Una vez más me llevan con los ojos vendados. ¿A la cueva? No. No al lugar habitual de aire enmohecido. El aire que respiro es puro y fresco. Lo aspiro ávidamente. Me empujan a un coche. No ceso de hacerme preguntas mientras circulamos. ¿Adonde me llevan? ¡Puede que al encuentro de la libertad!

El coche se para. Subo escaleras y recorro largos pasillos. Me quitan la venda y me encuentro en la celda de una cárcel, en una celda normal, como todas las que he conocido durante mi existencia. La puerta se cierra inmediatamente, una voz me dice por la mirilla: «Puede usted acostarse». Esta orden es superflua, me desplomo en un rincón y me duermo en el acto. Unas sacudidas me despiertan. Dos hombres están allí y uno de ellos me quita las esposas que he llevado día y noche durante más de un mes. Cómo describir el alivio de sentir mis brazos liberados, de poder mover los dedos y enderezarme. De ahora en adelante, sólo me encadenarán las manos en la espalda una vez por semana, cuando vengan a afeitarme en la celda.

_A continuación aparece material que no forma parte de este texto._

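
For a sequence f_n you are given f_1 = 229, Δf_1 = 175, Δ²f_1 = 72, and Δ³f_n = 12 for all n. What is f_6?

Build the table forward from the leading diagonal:
Δ³: 12, 12, 12, 12, 12, 12
Δ²: 72, 84, 96, 108, 120, 132
Δ: 175, 247, 331, 427, 535, 655
f: 229, 404, 651, 982, 1409, 1944

1944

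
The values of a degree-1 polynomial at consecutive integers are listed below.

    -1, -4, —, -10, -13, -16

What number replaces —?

Using the last 3 terms:
-3, -3
Constant first difference = -3.
Extend backward: -10 + 3 = -7

-7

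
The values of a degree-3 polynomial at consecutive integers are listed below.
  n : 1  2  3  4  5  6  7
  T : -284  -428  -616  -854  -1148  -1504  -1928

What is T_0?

D1: -144  -188  -238  -294  -356  -424
D2: -44  -50  -56  -62  -68
D3: -6  -6  -6  -6
The third differences are constant at -6.
Work back: -44 + 6 = -38;  -144 + 38 = -106;  -284 + 106 = -178

-178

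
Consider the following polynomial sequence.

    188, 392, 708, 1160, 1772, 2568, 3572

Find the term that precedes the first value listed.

72

204, 316, 452, 612, 796, 1004
112, 136, 160, 184, 208
24, 24, 24, 24
The third differences are constant at 24.
Work back: 112 − 24 = 88;  204 − 88 = 116;  188 − 116 = 72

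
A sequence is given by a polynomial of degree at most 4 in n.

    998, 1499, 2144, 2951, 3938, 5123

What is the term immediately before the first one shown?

623

501, 645, 807, 987, 1185
144, 162, 180, 198
18, 18, 18
The third differences are constant at 18.
Work back: 144 − 18 = 126;  501 − 126 = 375;  998 − 375 = 623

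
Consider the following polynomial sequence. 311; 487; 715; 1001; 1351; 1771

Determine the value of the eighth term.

2845

D1: 176 , 228 , 286 , 350 , 420
D2: 52 , 58 , 64 , 70
D3: 6 , 6 , 6
The third differences are constant (6).
70 + 6 = 76;  420 + 76 = 496;  1771 + 496 = 2267
76 + 6 = 82;  496 + 82 = 578;  2267 + 578 = 2845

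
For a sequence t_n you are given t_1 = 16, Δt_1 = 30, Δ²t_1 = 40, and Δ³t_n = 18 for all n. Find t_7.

1156

Build the table forward from the leading diagonal:
D3: 18, 18, 18, 18, 18, 18, 18
D2: 40, 58, 76, 94, 112, 130, 148
D1: 30, 70, 128, 204, 298, 410, 540
t: 16, 46, 116, 244, 448, 746, 1156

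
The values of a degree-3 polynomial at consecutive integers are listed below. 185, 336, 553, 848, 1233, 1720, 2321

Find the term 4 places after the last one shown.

D1: 151, 217, 295, 385, 487, 601
D2: 66, 78, 90, 102, 114
D3: 12, 12, 12, 12
The third differences are constant (12).
114 + 12 = 126;  601 + 126 = 727;  2321 + 727 = 3048
126 + 12 = 138;  727 + 138 = 865;  3048 + 865 = 3913
138 + 12 = 150;  865 + 150 = 1015;  3913 + 1015 = 4928
150 + 12 = 162;  1015 + 162 = 1177;  4928 + 1177 = 6105

6105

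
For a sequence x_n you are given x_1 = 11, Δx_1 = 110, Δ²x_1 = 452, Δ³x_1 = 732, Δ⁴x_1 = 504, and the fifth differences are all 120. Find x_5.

Build the table forward from the leading diagonal:
Δ⁵: 120  120  120  120  120
Δ⁴: 504  624  744  864  984
Δ³: 732  1236  1860  2604  3468
Δ²: 452  1184  2420  4280  6884
Δ: 110  562  1746  4166  8446
x: 11  121  683  2429  6595

6595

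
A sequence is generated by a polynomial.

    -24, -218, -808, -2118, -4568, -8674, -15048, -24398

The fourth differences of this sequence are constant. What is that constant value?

D1: -194, -590, -1310, -2450, -4106, -6374, -9350
D2: -396, -720, -1140, -1656, -2268, -2976
D3: -324, -420, -516, -612, -708
D4: -96, -96, -96, -96

-96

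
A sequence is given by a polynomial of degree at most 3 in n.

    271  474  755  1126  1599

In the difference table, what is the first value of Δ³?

12

Δ: 203, 281, 371, 473
Δ²: 78, 90, 102
Δ³: 12, 12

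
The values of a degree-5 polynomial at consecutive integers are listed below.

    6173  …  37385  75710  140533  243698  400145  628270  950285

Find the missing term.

16450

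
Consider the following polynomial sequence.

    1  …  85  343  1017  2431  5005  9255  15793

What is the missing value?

15

Using the last 7 terms:
258  674  1414  2574  4250  6538
416  740  1160  1676  2288
324  420  516  612
96  96  96
Constant fourth difference = 96.
Extend backward: 324 − 96 = 228;  416 − 228 = 188;  258 − 188 = 70;  85 − 70 = 15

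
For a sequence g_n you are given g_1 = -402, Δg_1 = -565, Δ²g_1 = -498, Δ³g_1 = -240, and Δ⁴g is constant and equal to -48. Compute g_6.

Build the table forward from the leading diagonal:
D4: -48  -48  -48  -48  -48  -48
D3: -240  -288  -336  -384  -432  -480
D2: -498  -738  -1026  -1362  -1746  -2178
D1: -565  -1063  -1801  -2827  -4189  -5935
g: -402  -967  -2030  -3831  -6658  -10847

-10847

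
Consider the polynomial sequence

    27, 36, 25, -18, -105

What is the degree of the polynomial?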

Debo vestirme con un mono sin botones, con el pantalón sujeto por una goma, y calzarme unas inmensas y pesadas zapatillas de fieltro con las plantas de borra de coco trenzada, duras y cortantes. Todavía no me doy cuenta que un nuevo suplicio reemplaza al de las esposas.

Y de nuevo la orden de andar. Desde los primeros pasos siento dolor en los pies. Ando como sobre hojas de afeitar y mis pies comienzan rápidamente a hincharse. Sin embargo, después del infierno que acabo de vivir, el hecho de encontrarme en una prisión normal me devuelve la esperanza. Mi caso se va a dilucidar. ¿Voy a saber dónde estoy, a tener datos precisos sobre mi suerte y noticias de los míos?

Recibo una escudilla humeante y un trozo de pan. Puedo, excepcionalmente, sentarme en un taburete para comer. Me siento revivir.

Un poco más tarde me conducen, siempre con los ojos vendados, a un lugar desconocido. Me encuentro de cara con Smola. Me mira un momento: «Si usted pudiera verse, no se reconocería». No dudo de mi aspecto insólito, con barba hirsuta de un mes, sucio, enflaquecido, marcado por semanas de hambre y de sed, por la falta de sueño, ¡Jamás en toda mi vida, me habían impuesto semejantes pruebas!

Añade: «Hoy estamos a primero de marzo. Se encuentra usted en una prisión de la Seguridad del Estado. Vamos a empezar de nuevo su interrogatorio desde el principio. El Partido nos ha encargado su caso y el de los otros. Le informamos todos los días de su actitud hacia nosotros y hacia la investigación. Si quiere usted redimirse, sólo hay un camino: confiese todo sobre usted mismo y sobre los demás».

«No deseo otra cosa que contestar a todas las preguntas que usted me haga, pero con una condición: que el acta reproduzca exactamente mis respuestas, y no como han querido hacer hasta el presente».

«Está usted jugando con su vida. Reflexione bien sobre la postura que adoptará. Poniéndose en contra nuestro, se pone en contra del Partido. Vuelva a su celda y espere el interrogatorio».

¡Así que estamos a uno de marzo! ¡He pasado, pues, más de un mes en Kolodéje!